Police arrested more than 70 people, including Edward Leung. He later ran for a seat in the local legislature, campaigning on a promise to push for the city's autonomy.

"We thought that the old method of protesting cannot put enough pressure on the government," Leung said. "If we want to achieve a real autonomy for our people, independence is the only way out."

Polls suggest the number of people in Hong Kong who believe the city has autonomy has slumped over the past 10 years.

The movie captures the people's concerns.

"The film is urging us to raise our voices. Otherwise, we will be completely under their control," says one young man who watched the "Ten Years."

The movie is a hit in Hong Kong, and winning acclaim at film festivals farther afield. But on the mainland, it's been greeted with silence.


NHK World's Takuma Yoshioka joined anchors Aki Shibuya and Sho Beppu in the studio from Hong Kong.

Shibuya: We know restrictions are becoming tighter in Hong Kong, but how did the movie's popularity spread?

Yoshioka: "Ten Years" has resonated with audiences in Hong Kong. It screened for 8 weeks after opening last December. But only one theater showed it at first. Then word spread, and 5 more theaters played to packed houses. At one cinema, weekly box-office revenues during some periods topped the latest Star Wars movie. It's no longer shown in Hong Kong, but there's still wide discussion. I often hear local people talking about the film. It cost only $64,000 but box-office sales were $770,000, 12 times the production cost.

The film presents a frightening vision of Hong Kong in 10 years and asks what people can do now to prevent this outcome. I think many watched it imagining what their own life might become.

Beppu: Well, naturally, we understand that the film isn't making the Chinese government happy.

Yoshioka: That's right. In mainland China, a major IT firm, Tencent, obtained exclusive rights to broadcast live a ceremony congratulating winners of the Hong Kong Film Awards. The company reportedly gave up their right after "Ten Years" was nominated for the Best Film award. China's state-run television did not air a link-up to the ceremony. Pro-Beijing people in Hong Kong called it a "big joke." Some said it didn't deserve an award.

Beppu: The film is obviously touching on sensitive issues. But where is Hong Kong's democracy movement is headed?

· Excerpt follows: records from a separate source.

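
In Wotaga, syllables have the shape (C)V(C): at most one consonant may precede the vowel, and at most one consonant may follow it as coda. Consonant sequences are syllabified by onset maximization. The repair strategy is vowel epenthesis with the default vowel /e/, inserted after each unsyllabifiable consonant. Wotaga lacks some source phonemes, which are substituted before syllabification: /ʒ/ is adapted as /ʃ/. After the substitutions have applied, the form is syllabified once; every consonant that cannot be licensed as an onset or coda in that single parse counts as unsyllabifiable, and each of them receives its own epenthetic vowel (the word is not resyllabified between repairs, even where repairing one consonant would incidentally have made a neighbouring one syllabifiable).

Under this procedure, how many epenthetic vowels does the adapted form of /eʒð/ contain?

1

After substitution the input is /eʃð/.
The unsyllabifiable consonants are /ð/; each receives one epenthetic vowel.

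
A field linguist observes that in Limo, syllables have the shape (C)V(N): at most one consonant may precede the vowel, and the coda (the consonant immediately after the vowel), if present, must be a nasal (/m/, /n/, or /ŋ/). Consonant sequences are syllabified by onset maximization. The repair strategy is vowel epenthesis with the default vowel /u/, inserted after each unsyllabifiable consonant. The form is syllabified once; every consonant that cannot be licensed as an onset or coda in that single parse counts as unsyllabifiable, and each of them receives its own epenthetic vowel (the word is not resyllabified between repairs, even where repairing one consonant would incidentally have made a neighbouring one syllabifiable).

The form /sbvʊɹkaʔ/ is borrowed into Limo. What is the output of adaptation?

subuvʊɹukaʔu

The consonants /s/, /b/, /ɹ/, /ʔ/ cannot be parsed into a legal (C)V(N) syllable (only a nasal (/m/, /n/, or /ŋ/) is licensed in coda position; onsets are limited to one consonant).
Epenthesis after each stranded consonant: /s/ → /su/, /b/ → /bu/, /ɹ/ → /ɹu/, /ʔ/ → /ʔu/.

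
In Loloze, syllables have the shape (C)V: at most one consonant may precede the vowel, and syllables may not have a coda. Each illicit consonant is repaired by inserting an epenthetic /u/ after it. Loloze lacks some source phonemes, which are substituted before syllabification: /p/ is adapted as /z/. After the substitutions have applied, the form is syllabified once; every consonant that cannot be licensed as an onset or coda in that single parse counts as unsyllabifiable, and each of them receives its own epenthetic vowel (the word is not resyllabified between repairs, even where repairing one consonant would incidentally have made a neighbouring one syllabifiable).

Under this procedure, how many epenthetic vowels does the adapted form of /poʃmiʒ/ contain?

After substitution the input is /zoʃmiʒ/.
The unsyllabifiable consonants are /ʃ/, /ʒ/; each receives one epenthetic vowel.

2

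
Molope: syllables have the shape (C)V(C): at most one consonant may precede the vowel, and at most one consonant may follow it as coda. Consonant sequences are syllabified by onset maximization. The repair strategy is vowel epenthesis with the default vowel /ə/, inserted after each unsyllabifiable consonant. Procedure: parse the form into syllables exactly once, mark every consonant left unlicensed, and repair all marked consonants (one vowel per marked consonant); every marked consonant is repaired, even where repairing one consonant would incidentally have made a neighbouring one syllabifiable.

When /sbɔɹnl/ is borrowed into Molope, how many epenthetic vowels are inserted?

3

The unsyllabifiable consonants are /s/, /n/, /l/; each receives one epenthetic vowel.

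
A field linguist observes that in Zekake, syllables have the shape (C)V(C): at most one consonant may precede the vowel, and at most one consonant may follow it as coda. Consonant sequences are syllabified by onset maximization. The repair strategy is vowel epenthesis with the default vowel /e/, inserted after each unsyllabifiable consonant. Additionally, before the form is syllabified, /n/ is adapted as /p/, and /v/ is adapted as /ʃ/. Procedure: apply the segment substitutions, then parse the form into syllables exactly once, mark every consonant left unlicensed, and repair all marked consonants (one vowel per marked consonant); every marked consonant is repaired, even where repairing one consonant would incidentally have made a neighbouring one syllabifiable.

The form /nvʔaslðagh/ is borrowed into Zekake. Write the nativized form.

Substitution: /n/ → /p/, /v/ → /ʃ/, giving /pʃʔaslðagh/.
The consonants /p/, /ʃ/, /l/, /h/ cannot be parsed into a legal (C)V(C) syllable (at most one coda consonant is licensed; onsets are limited to one consonant).
Epenthesis after each stranded consonant: /p/ → /pe/, /ʃ/ → /ʃe/, /l/ → /le/, /h/ → /he/.

peʃeʔasleðaghe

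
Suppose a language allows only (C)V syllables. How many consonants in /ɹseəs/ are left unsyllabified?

Under (C)V, the unsyllabifiable consonants are /ɹ/, /s/ (no codas are permitted; onsets are limited to one consonant).

2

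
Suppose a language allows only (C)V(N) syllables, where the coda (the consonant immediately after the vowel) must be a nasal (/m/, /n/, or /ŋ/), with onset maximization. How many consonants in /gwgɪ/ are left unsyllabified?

The consonants /g/, /w/ cannot be parsed into a legal (C)V(N) syllable (only a nasal (/m/, /n/, or /ŋ/) is licensed in coda position; onsets are limited to one consonant).

2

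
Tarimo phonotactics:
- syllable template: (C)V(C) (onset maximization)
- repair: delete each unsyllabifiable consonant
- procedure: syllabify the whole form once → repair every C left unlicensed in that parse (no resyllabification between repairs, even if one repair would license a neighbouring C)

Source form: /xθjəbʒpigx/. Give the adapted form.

Syllabifying with onset maximization leaves /x/, /θ/, /ʒ/, /x/ stranded (at most one coda consonant is licensed; onsets are limited to one consonant).
Each unlicensed consonant is deleted: /x/, /θ/, /ʒ/, /x/.

jəbpig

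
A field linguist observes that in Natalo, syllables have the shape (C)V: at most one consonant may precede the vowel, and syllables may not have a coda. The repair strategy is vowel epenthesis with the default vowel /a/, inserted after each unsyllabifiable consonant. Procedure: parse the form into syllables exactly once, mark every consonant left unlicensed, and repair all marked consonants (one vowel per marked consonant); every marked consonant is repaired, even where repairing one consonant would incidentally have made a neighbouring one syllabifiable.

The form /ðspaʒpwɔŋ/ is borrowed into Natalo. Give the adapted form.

ðasapaʒapawɔŋa

Syllabifying with onset maximization leaves /ð/, /s/, /ʒ/, /p/, /ŋ/ stranded (no codas are permitted; onsets are limited to one consonant).
Inserting the epenthetic vowel yields /ð/ → /ða/, /s/ → /sa/, /ʒ/ → /ʒa/, /p/ → /pa/, /ŋ/ → /ŋa/.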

Some young protesters are becoming increasingly radical. They clashed with police in February, as shown in the video. Hong Kong politics are represented by 2 main factions: the pro-Beijing camp, which supports the Chinese government, and the pan-democracy group, which is more critical of the mainland.

From the pan-democracy faction, radical forces called "localist groups" have emerged. The college student Leung in the video is one of them. He was arrested during the February clash and indicted. They consider violent acts an option during demonstrations. Some of them are calling for Hong Kong's independence from the mainland.

Hong Kong society is now more divided than before, but I can feel the power of the civil society. People here firmly believe in freedom of speech and respect for human rights. They will not change their beliefs even if Beijing increases political and economic pressure. The Hong Kong Legislative Council elections are scheduled for September this year, and this will be a major test for the region's future relationship with the mainland.